Unnamed: 0,manufacturer,model,displ,year,cyl,trans,drv,cty,hwy,fl,class,average_mileage
0,chevrolet,corvette,7.0,2008,8,manual(m6),r,15,24,p,2seater,19.5
1,chevrolet,k1500 tahoe 4wd,6.5,1999,8,auto(l4),4,14,17,d,suv,15.5
2,chevrolet,corvette,6.2,2008,8,manual(m6),r,16,26,p,2seater,21.0
3,chevrolet,corvette,6.2,2008,8,auto(s6),r,15,25,p,2seater,20.0
4,jeep,grand cherokee 4wd,6.1,2008,8,auto(l5),4,11,14,p,suv,12.5


## Additional Resources
- [Pandas Cheat Sheet](https://pandas.pydata.org/Pandas_Cheat_Sheet.pdf)
- [Pandas Comparison to Spreadsheets](https://pandas.pydata.org/docs/dev/getting_started/comparison/comparison_with_spreadsheets.html)
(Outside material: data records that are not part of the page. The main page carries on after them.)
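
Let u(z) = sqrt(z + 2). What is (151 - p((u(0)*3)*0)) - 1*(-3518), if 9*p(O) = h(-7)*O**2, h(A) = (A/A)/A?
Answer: 3669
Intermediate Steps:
h(A) = 1/A
u(z) = sqrt(2 + z)
p(O) = -O**2/63 (p(O) = (O**2/(-7))/9 = (-O**2/7)/9 = -O**2/63)
(151 - p((u(0)*3)*0)) - 1*(-3518) = (151 - (-1)*((sqrt(2 + 0)*3)*0)**2/63) - 1*(-3518) = (151 - (-1)*((sqrt(2)*3)*0)**2/63) + 3518 = (151 - (-1)*((3*sqrt(2))*0)**2/63) + 3518 = (151 - (-1)*0**2/63) + 3518 = (151 - (-1)*0/63) + 3518 = (151 - 1*0) + 3518 = (151 + 0) + 3518 = 151 + 3518 = 3669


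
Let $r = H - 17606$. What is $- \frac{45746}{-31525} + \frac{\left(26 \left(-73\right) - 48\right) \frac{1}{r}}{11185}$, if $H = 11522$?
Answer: $\frac{23946581573}{16502013450} \approx 1.4511$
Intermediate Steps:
$r = -6084$ ($r = 11522 - 17606 = -6084$)
$- \frac{45746}{-31525} + \frac{\left(26 \left(-73\right) - 48\right) \frac{1}{r}}{11185} = - \frac{45746}{-31525} + \frac{\left(26 \left(-73\right) - 48\right) \frac{1}{-6084}}{11185} = \left(-45746\right) \left(- \frac{1}{31525}\right) + \left(-1898 - 48\right) \left(- \frac{1}{6084}\right) \frac{1}{11185} = \frac{45746}{31525} + \left(-1946\right) \left(- \frac{1}{6084}\right) \frac{1}{11185} = \frac{45746}{31525} + \frac{973}{3042} \cdot \frac{1}{11185} = \frac{45746}{31525} + \frac{973}{34024770} = \frac{23946581573}{16502013450}$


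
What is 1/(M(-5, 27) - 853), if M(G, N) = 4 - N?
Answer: -1/876 ≈ -0.0011416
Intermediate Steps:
1/(M(-5, 27) - 853) = 1/((4 - 1*27) - 853) = 1/((4 - 27) - 853) = 1/(-23 - 853) = 1/(-876) = -1/876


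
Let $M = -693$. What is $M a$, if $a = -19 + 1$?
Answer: $12474$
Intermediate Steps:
$a = -18$
$M a = \left(-693\right) \left(-18\right) = 12474$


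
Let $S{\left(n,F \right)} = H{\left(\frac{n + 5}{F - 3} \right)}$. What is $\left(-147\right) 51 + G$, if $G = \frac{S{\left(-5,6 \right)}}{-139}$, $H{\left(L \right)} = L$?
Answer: $-7497$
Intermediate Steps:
$S{\left(n,F \right)} = \frac{5 + n}{-3 + F}$ ($S{\left(n,F \right)} = \frac{n + 5}{F - 3} = \frac{5 + n}{-3 + F}$)
$G = 0$ ($G = \frac{\frac{1}{-3 + 6} \left(5 - 5\right)}{-139} = \frac{1}{3} \cdot 0 \left(- \frac{1}{139}\right) = 0 \left(- \frac{1}{139}\right) = 0$)
$\left(-147\right) 51 + G = \left(-147\right) 51 + 0 = -7497 + 0 = -7497$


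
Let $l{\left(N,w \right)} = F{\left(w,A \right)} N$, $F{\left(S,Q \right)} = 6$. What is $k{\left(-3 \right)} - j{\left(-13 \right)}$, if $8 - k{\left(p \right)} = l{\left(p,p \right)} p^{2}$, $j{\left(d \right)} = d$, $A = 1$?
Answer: $183$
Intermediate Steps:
$l{\left(N,w \right)} = 6 N$
$k{\left(p \right)} = 8 - 6 p^{3}$ ($k{\left(p \right)} = 8 - 6 p p^{2} = 8 - 6 p^{3}$)
$k{\left(-3 \right)} - j{\left(-13 \right)} = \left(8 - 6 \left(-3\right)^{3}\right) - -13 = \left(8 - -162\right) + 13 = \left(8 + 162\right) + 13 = 170 + 13 = 183$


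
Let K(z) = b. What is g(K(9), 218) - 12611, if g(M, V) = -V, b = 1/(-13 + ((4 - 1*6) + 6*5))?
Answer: -12829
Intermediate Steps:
b = 1/15 (b = 1/(-13 + ((4 - 6) + 30)) = 1/(-13 + (-2 + 30)) = 1/(-13 + 28) = 1/15 ≈ 0.066667)
K(z) = 1/15
g(K(9), 218) - 12611 = -1*218 - 12611 = -218 - 12611 = -12829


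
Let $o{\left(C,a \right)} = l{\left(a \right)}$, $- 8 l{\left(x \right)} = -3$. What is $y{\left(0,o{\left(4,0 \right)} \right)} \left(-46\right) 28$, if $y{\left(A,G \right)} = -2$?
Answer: $2576$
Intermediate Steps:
$l{\left(x \right)} = \frac{3}{8}$ ($l{\left(x \right)} = \left(- \frac{1}{8}\right) \left(-3\right) = \frac{3}{8}$)
$o{\left(C,a \right)} = \frac{3}{8}$
$y{\left(0,o{\left(4,0 \right)} \right)} \left(-46\right) 28 = \left(-2\right) \left(-46\right) 28 = 92 \cdot 28 = 2576$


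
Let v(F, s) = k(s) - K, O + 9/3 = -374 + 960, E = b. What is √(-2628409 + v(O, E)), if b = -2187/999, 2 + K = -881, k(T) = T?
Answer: I*√3597086091/37 ≈ 1621.0*I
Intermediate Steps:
K = -883 (K = -2 - 881 = -883)
b = -81/37 (b = -2187*1/999 = -81/37 ≈ -2.1892)
E = -81/37 ≈ -2.1892
O = 583 (O = -3 + (-374 + 960) = -3 + 586 = 583)
v(F, s) = 883 + s (v(F, s) = s - 1*(-883) = s + 883 = 883 + s)
√(-2628409 + v(O, E)) = √(-2628409 + (883 - 81/37)) = √(-2628409 + 32590/37) = √(-97218543/37) = I*√3597086091/37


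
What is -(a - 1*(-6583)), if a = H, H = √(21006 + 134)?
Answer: -6583 - 2*√5285 ≈ -6728.4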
- [Pandas Comparison to SQL](https://pandas.pydata.org/docs/dev/getting_started/comparison/comparison_with_sql.html)

## Exercises
- Create a new column named `is_automatic` that holds a Boolean if that given vehicle is an automatic transmition or not. 
- Use the `is_automatic` column to sum up the number of automatic vehicles in this dataset.
- Write the pandas code to determine what percentage of the vehicles are subcompacts?
- Combined fuel economy is a weighted average of the city value by 55% and the highway value by 45%. Use arithmetic operators to add a new column named `fuel_economy` to the `mpg` dataframe.
- Use Boolean masking to find all of the vehicles with a `fuel_economy` above the median `fuel_economy`.